Bhí sé grianmhar agus te and lots of people were out enjoying the aimsir.
The foireann was down to two today, Orla agus Diarmuid, though Bróna dropped by briefly as did Terry.
Another Terry, of Fagan surname, of North Inner City history and Folklore came towards us accompanied by Teresa Brady, a relation of Patrick Pearse, with three floral wreaths between them. They were not for us, however but for Terry’s annual Easter Monday event, ordered and collected from the flower-sellers in Moore Street. They posed for a solidarity portrait by our banner and of course we’ll promote their event:
“Easter Monday – April 18th 2022. At 12 noon outside the GPO O’Connell Street, a wreath-laying commemoration in honour of the men and women who fought for Irish Freedom, followed by a reading of the 1916 Proclamation.
“A march will take place from the GPO to the Ref Pub on Ballybough road to unveil a plaque in memory of the five Ring Brothers who fought in the GPO during the 1916 Easter Rising. All welcome to attend this community event. Organised by the North Inner City Folklore Project.
Two Brazillians who have been living in Dublin for four years were very interested in the campaign and history and stayed talking to us so that we were late packing up. We took down their names but, having lost the paper, are going from memory: Marcia Martin and Bernardo Carnero, who posed for a solidarity photo.
An Italian couple that were also very interested talked to us for awhile.
A woman and children of both genders came to the table; a boy had “aon scéal?” printed on his top, which of course led to some conservation in Gaeilge at the table. He is attending a Gaelscoil, a school where the subjects other than languages are taught through Irish only.
As we had been setting up, a small history walking tour group had been in the street so we gave them some of our information leaflets and also answered some questions for them. And as we were leaving, a large tour group came through too, one of Lorcán Collins’ (though not with the man himself) 1916 Rising Tours.
We have no update from An Bord Pleanála about our appeals against the planning permissions granted by DCC’s Planning Department.
The official signpost for the O’Rahilly Monument, which after years of requesting it was only in place for about a fortnight before it disappeared, has not yet been replaced.
“Secrets of the Middle Aisle”, a program on RTÉ 1 on the 11th of this month, included information about the Lidl supermarket in Moore Street and interviews with some of its staff.

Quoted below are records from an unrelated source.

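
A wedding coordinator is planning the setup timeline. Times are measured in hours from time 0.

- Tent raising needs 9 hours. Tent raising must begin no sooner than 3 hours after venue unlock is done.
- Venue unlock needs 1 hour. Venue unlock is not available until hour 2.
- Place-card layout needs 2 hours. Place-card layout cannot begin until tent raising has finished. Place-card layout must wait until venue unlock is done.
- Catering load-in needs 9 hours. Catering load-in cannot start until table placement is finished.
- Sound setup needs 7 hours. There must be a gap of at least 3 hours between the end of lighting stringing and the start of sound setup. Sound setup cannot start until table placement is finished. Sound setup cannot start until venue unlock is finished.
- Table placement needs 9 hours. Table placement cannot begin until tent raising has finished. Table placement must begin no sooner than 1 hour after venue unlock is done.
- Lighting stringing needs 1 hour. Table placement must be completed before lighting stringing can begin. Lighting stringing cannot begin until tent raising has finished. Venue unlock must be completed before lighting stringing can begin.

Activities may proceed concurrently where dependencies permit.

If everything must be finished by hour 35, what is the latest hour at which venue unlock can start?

2

Sound setup has no dependents, so it just needs to finish by hour 35. Starting by 35 − 7 = hour 28 achieves that.
Since sound setup (must start by hour 28, minus 3-hour gap → hour 25) depends on it, lighting stringing must finish by hour 25. Backing off its 1-hour duration gives a latest start of hour 24.
To finish by hour 35, catering load-in (duration 9) must start no later than hour 26.
Table placement must finish in time for lighting stringing (must start by hour 24); sound setup (must start by hour 28); catering load-in (must start by hour 26). The tightest is hour 24, so table placement must start by 24 − 9 = hour 15.
Place-card layout must finish by hour 35; it takes 2 hours, so it must start by 35 − 2 = hour 33.
For tent raising: table placement (must start by hour 15); lighting stringing (must start by hour 24); place-card layout (must start by hour 33). The most restrictive is hour 15; with a 9-hour duration, tent raising must start by hour 6.
For venue unlock: tent raising (must start by hour 6, minus 3-hour gap → hour 3); table placement (must start by hour 15, minus 1-hour gap → hour 14); lighting stringing (must start by hour 24); sound setup (must start by hour 28); place-card layout (must start by hour 33). The most restrictive is hour 3; with a 1-hour duration, venue unlock must start by hour 2.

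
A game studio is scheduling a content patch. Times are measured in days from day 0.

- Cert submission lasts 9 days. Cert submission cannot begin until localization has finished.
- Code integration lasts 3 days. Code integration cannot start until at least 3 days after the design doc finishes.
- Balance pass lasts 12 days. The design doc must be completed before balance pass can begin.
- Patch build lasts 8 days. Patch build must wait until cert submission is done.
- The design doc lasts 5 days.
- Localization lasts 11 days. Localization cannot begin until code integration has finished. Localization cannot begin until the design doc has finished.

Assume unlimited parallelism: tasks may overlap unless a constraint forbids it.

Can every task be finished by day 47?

Yes

Nothing blocks the design doc, so it runs from day 0 to day 5.
Balance pass waits on the design doc (finishes day 5), so it starts at day 5 and finishes at 5 + 12 = day 17.
After the design doc (finishes day 5, plus 3-day gap → day 8), code integration can start at day 8 and finishes at day 11.
Localization has to wait for code integration (finishes day 11); the design doc (finishes day 5). The latest of these is day 11, so localization runs day 11 to 11 + 11 = day 22.
Cert submission cannot begin until localization (finishes day 22). It runs from day 22 to 22 + 9 = day 31.
Patch build waits on cert submission (finishes day 31), so it starts at day 31 and finishes at 31 + 8 = day 39.
Every task is finished by day 39, which is no later than the deadline of 47, so the schedule is feasible.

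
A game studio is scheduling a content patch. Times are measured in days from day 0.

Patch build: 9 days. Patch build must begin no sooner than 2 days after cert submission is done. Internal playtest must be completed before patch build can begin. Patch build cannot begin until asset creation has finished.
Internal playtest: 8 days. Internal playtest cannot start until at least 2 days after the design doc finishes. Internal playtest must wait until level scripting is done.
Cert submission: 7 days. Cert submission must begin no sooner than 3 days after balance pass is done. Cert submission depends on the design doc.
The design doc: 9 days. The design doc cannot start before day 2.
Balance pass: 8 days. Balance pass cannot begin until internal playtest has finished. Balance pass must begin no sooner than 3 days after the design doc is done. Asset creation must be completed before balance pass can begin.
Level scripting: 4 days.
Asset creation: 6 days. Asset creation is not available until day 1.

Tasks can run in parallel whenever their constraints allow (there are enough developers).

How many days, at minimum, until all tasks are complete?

Level scripting has no prerequisites, so it starts at day 0 and finishes at day 4.
Asset creation cannot begin until its own release at day 1. It runs from day 1 to 1 + 6 = day 7.
After its own release at day 2, the design doc can start at day 2 and finishes at day 11.
Internal playtest needs all of the design doc (finishes day 11, plus 2-day gap → day 13); level scripting (finishes day 4). That puts its earliest start at day 13; it finishes at 13 + 8 = day 21.
Balance pass needs all of internal playtest (finishes day 21); the design doc (finishes day 11, plus 3-day gap → day 14); asset creation (finishes day 7). That puts its earliest start at day 21; it finishes at 21 + 8 = day 29.
Cert submission has to wait for balance pass (finishes day 29, plus 3-day gap → day 32); the design doc (finishes day 11). The latest of these is day 32, so cert submission runs day 32 to 32 + 7 = day 39.
For patch build: cert submission (finishes day 39, plus 2-day gap → day 41); internal playtest (finishes day 21); asset creation (finishes day 7). Taking the maximum gives a start of day 41, and it finishes at 41 + 9 = day 50.
All tasks are finished once the last one completes. Finish times: The design doc at 11, Asset creation at 7, Level scripting at 4, Internal playtest at 21, Balance pass at 29, Cert submission at 39, Patch build at 50. The latest is day 50.

50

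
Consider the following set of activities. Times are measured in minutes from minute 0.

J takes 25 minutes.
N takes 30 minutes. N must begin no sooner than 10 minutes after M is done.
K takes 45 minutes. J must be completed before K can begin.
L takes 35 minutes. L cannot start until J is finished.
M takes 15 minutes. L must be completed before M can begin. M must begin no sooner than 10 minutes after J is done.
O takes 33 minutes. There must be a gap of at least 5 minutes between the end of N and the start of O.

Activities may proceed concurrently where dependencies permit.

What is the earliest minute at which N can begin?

J can start immediately at minute 0; it finishes at minute 25.
L cannot begin until J (finishes minute 25). It runs from minute 25 to 25 + 35 = minute 60.
M cannot start until L (finishes minute 60); J (finishes minute 25, plus 10-minute gap → minute 35). The controlling bound is minute 60, so M finishes at 60 + 15 = minute 75.
N waits on M (finishes minute 75, plus 10-minute gap → minute 85), so the earliest it can start is minute 85.

85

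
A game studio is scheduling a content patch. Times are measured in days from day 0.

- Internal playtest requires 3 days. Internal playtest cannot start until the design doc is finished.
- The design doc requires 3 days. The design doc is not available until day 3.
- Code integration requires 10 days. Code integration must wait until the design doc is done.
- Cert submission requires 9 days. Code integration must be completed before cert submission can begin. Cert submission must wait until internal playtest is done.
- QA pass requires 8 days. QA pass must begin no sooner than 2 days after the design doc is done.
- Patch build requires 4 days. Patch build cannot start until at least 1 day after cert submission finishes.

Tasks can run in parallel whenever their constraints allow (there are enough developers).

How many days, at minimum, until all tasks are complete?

30

The design doc cannot begin until its own release at day 3. It runs from day 3 to 3 + 3 = day 6.
QA pass waits on the design doc (finishes day 6, plus 2-day gap → day 8), so it starts at day 8 and finishes at 8 + 8 = day 16.
Internal playtest cannot begin until the design doc (finishes day 6). It runs from day 6 to 6 + 3 = day 9.
Code integration cannot begin until the design doc (finishes day 6). It runs from day 6 to 6 + 10 = day 16.
Cert submission needs all of code integration (finishes day 16); internal playtest (finishes day 9). That puts its earliest start at day 16; it finishes at 16 + 9 = day 25.
Patch build cannot begin until cert submission (finishes day 25, plus 1-day gap → day 26). It runs from day 26 to 26 + 4 = day 30.
All tasks are finished once the last one completes. Finish times: The design doc at 6, Code integration at 16, Internal playtest at 9, QA pass at 16, Cert submission at 25, Patch build at 30. The latest is day 30.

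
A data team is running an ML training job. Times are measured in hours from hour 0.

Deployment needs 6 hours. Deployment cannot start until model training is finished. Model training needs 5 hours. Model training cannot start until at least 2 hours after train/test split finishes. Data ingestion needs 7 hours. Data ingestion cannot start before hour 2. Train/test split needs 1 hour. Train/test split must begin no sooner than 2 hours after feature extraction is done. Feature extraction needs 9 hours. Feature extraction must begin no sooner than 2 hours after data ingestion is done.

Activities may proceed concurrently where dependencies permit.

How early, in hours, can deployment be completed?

Data ingestion waits on its own release at hour 2, so it starts at hour 2 and finishes at 2 + 7 = hour 9.
Feature extraction waits on data ingestion (finishes hour 9, plus 2-hour gap → hour 11), so it starts at hour 11 and finishes at 11 + 9 = hour 20.
Train/test split cannot begin until feature extraction (finishes hour 20, plus 2-hour gap → hour 22). It runs from hour 22 to 22 + 1 = hour 23.
Model training waits on train/test split (finishes hour 23, plus 2-hour gap → hour 25), so it starts at hour 25 and finishes at 25 + 5 = hour 30.
After model training (finishes hour 30), deployment can start at hour 30 and finishes at hour 36.

36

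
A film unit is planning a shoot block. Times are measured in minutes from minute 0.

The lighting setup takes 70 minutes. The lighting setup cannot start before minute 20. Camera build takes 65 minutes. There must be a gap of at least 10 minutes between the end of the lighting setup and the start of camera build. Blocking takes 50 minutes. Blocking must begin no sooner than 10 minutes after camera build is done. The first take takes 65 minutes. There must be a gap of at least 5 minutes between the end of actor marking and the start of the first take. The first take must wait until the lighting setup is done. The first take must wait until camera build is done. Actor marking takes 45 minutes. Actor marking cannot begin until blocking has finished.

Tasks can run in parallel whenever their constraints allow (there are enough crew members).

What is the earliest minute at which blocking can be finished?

After its own release at minute 20, the lighting setup can start at minute 20 and finishes at minute 90.
Camera build waits on the lighting setup (finishes minute 90, plus 10-minute gap → minute 100), so it starts at minute 100 and finishes at 100 + 65 = minute 165.
Blocking cannot begin until camera build (finishes minute 165, plus 10-minute gap → minute 175). It runs from minute 175 to 175 + 50 = minute 225.

225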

It emerged that the ‘footfall’, that is to say the number of people entering the street, is 30,000 a week, which reveals the potential of the street for shops and street stalls. This is a potential undeveloped by the Council, despite the recommendations of the Moore Street Market Expert Group in which we participated along with DCC officials and other market operators. One must ask why the Moore Street potential has remained undeveloped and the answer that occurrs to us is that it suits the property speculator to run the street down so as to have less opposition for their own ‘development’ plan.

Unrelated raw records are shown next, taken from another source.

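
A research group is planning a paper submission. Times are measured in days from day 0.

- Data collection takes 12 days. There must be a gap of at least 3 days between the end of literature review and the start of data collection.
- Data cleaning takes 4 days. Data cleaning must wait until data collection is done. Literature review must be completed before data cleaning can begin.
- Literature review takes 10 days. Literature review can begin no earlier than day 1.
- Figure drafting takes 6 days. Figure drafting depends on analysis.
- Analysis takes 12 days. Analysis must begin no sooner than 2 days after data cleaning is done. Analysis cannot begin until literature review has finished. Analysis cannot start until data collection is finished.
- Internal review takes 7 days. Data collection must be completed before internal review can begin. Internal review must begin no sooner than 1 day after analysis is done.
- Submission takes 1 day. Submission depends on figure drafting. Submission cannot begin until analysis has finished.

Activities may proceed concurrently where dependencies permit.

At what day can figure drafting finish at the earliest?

50

Literature review waits on its own release at day 1, so it starts at day 1 and finishes at 1 + 10 = day 11.
Data collection cannot begin until literature review (finishes day 11, plus 3-day gap → day 14). It runs from day 14 to 14 + 12 = day 26.
Data cleaning needs all of data collection (finishes day 26); literature review (finishes day 11). That puts its earliest start at day 26; it finishes at 26 + 4 = day 30.
Analysis has to wait for data cleaning (finishes day 30, plus 2-day gap → day 32); literature review (finishes day 11); data collection (finishes day 26). The latest of these is day 32, so analysis runs day 32 to 32 + 12 = day 44.
After analysis (finishes day 44), figure drafting can start at day 44 and finishes at day 50.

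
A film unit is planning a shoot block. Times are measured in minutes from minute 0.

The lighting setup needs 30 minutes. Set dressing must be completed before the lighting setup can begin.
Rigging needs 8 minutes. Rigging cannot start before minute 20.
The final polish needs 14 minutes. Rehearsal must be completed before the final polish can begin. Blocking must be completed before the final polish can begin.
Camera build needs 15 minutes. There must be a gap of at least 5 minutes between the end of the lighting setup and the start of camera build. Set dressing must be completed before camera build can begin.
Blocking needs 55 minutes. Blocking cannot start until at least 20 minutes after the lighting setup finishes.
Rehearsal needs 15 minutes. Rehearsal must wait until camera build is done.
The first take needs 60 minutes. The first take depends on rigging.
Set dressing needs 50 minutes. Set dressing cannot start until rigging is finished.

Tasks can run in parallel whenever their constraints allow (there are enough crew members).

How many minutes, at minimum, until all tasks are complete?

Rigging waits on its own release at minute 20, so it starts at minute 20 and finishes at 20 + 8 = minute 28.
The first take waits on rigging (finishes minute 28), so it starts at minute 28 and finishes at 28 + 60 = minute 88.
After rigging (finishes minute 28), set dressing can start at minute 28 and finishes at minute 78.
After set dressing (finishes minute 78), the lighting setup can start at minute 78 and finishes at minute 108.
After the lighting setup (finishes minute 108, plus 20-minute gap → minute 128), blocking can start at minute 128 and finishes at minute 183.
Camera build has to wait for the lighting setup (finishes minute 108, plus 5-minute gap → minute 113); set dressing (finishes minute 78). The latest of these is minute 113, so camera build runs minute 113 to 113 + 15 = minute 128.
Rehearsal waits on camera build (finishes minute 128), so it starts at minute 128 and finishes at 128 + 15 = minute 143.
For the final polish: rehearsal (finishes minute 143); blocking (finishes minute 183). Taking the maximum gives a start of minute 183, and it finishes at 183 + 14 = minute 197.
All tasks are finished once the last one completes. Finish times: Rigging at 28, Set dressing at 78, The lighting setup at 108, Camera build at 128, Blocking at 183, Rehearsal at 143, The final polish at 197, The first take at 88. The latest is minute 197.

197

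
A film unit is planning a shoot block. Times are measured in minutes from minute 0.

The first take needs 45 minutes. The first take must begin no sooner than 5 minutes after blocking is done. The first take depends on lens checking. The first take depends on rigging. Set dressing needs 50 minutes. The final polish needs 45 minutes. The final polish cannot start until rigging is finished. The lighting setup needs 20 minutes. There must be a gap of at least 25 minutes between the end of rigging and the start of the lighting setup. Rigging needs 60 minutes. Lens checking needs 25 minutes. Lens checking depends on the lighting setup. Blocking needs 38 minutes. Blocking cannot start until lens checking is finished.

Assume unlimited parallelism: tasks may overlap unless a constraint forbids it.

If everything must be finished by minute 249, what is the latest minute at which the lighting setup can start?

The first take has no dependents, so it just needs to finish by minute 249. Starting by 249 − 45 = minute 204 achieves that.
Since the first take (must start by minute 204, minus 5-minute gap → minute 199) depends on it, blocking must finish by minute 199. Backing off its 38-minute duration gives a latest start of minute 161.
For lens checking: blocking (must start by minute 161); the first take (must start by minute 204). The most restrictive is minute 161; with a 25-minute duration, lens checking must start by minute 136.
The lighting setup feeds into lens checking (must start by minute 136); so the lighting setup must finish by minute 136 and therefore start by minute 116.

116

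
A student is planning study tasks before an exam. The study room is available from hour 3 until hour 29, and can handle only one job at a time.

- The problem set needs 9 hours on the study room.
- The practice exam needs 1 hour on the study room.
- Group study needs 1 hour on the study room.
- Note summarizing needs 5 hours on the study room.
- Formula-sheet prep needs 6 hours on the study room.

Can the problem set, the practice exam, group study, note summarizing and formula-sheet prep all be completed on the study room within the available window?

Yes

The study room window is 29 − 3 = 26 hours.
Running back to back, the jobs need 9 + 1 + 1 + 5 + 6 = 22 hours on the study room.
Since 22 ≤ 26, they fit within the window.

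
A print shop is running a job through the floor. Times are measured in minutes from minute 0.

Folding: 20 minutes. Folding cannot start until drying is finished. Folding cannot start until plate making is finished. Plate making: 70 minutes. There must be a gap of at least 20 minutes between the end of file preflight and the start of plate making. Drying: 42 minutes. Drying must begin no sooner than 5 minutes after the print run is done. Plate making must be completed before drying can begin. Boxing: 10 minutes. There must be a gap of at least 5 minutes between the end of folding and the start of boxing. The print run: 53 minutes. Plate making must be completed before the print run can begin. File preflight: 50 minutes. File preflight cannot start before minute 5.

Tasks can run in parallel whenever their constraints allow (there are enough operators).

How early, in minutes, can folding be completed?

File preflight cannot begin until its own release at minute 5. It runs from minute 5 to 5 + 50 = minute 55.
After file preflight (finishes minute 55, plus 20-minute gap → minute 75), plate making can start at minute 75 and finishes at minute 145.
After plate making (finishes minute 145), the print run can start at minute 145 and finishes at minute 198.
Drying cannot start until the print run (finishes minute 198, plus 5-minute gap → minute 203); plate making (finishes minute 145). The controlling bound is minute 203, so drying finishes at 203 + 42 = minute 245.
Folding has to wait for drying (finishes minute 245); plate making (finishes minute 145). The latest of these is minute 245, so folding runs minute 245 to 245 + 20 = minute 265.

265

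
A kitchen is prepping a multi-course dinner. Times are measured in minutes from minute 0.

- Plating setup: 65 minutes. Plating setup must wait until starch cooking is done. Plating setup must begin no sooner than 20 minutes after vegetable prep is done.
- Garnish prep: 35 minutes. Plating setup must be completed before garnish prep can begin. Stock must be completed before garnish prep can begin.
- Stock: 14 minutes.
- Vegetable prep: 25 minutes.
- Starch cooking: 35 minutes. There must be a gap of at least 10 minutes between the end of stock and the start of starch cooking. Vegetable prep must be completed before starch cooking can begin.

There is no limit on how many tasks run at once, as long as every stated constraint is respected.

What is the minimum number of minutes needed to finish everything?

160

Nothing blocks vegetable prep, so it runs from minute 0 to minute 25.
Stock has no prerequisites, so it starts at minute 0 and finishes at minute 14.
Starch cooking cannot start until stock (finishes minute 14, plus 10-minute gap → minute 24); vegetable prep (finishes minute 25). The controlling bound is minute 25, so starch cooking finishes at 25 + 35 = minute 60.
Plating setup cannot start until starch cooking (finishes minute 60); vegetable prep (finishes minute 25, plus 20-minute gap → minute 45). The controlling bound is minute 60, so plating setup finishes at 60 + 65 = minute 125.
Garnish prep has to wait for plating setup (finishes minute 125); stock (finishes minute 14). The latest of these is minute 125, so garnish prep runs minute 125 to 125 + 35 = minute 160.
All tasks are finished once the last one completes. Finish times: Stock at 14, Vegetable prep at 25, Starch cooking at 60, Plating setup at 125, Garnish prep at 160. The latest is minute 160.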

According to the RTÉ1 program, the Moore Street Lidl tis one of its busiest units in Europe. Rarely a quiet moment. There are 15 self- service and six staffed cashiers and the shop is so busy that only baskets are allowed – no trolleys.
Anti-social behaviour inside is a problem as it is outside on the street too – some people enter to steal and when challenged may threaten with a syringe.
Usually when “anti-social behaviour” is quoted by the authorities as a problem in Moore Street, what they mean is the sale of untaxed tobacco. And in fact from our experience on the street it is clear that Gardaí rarely come on to the street and when they do, it is mostly the tobacco sales that are their concern. But although the Revenue is no doubt unhappy at the sale of untaxed tobacco, it is not what most people think of as anti-social behaviour: no-one is threatened by those sellers, much less assaulted. Behaviour that is anti-social, such as being inebriated on the street, urinating in sight of the street, littering, screaming and shouting and stealing from the stalls, would not be tolerated for one minute around the corner in Henry Street.
Moore Street used to have a number of pubs and cafes that stayed open late but because of the way the street is structured now without any pubs and with chain stores and supermarkets closing around 7pm, the street can be intimidating at night. Only the Lidl at that north end is open and a member of its staff commented: “Walking down a bleak empty Moore Street is intimidating. Creeps approaching, knowing where you work ….” In fact, Henry Street, being full of chain stores, is also bleak at that time and if Hammerson get their way, no doubt they will fill Moore Street with chain stores too. This is not a healthy way to plan a city centre.
An Irish-African woman commented that she liked shopping in the street, the smells and stalls remind her of home. Our own investigations given an estimate of 75% of purchasing from the stalls being by migrants; it seems the Irish prefer to shop in supermarkets.
But what kind of city planners would place a supermarket in the same street as a traditional street market and with another two close by? And what street market can sustain itself in proximity to the Hammerson 15-year construction plan?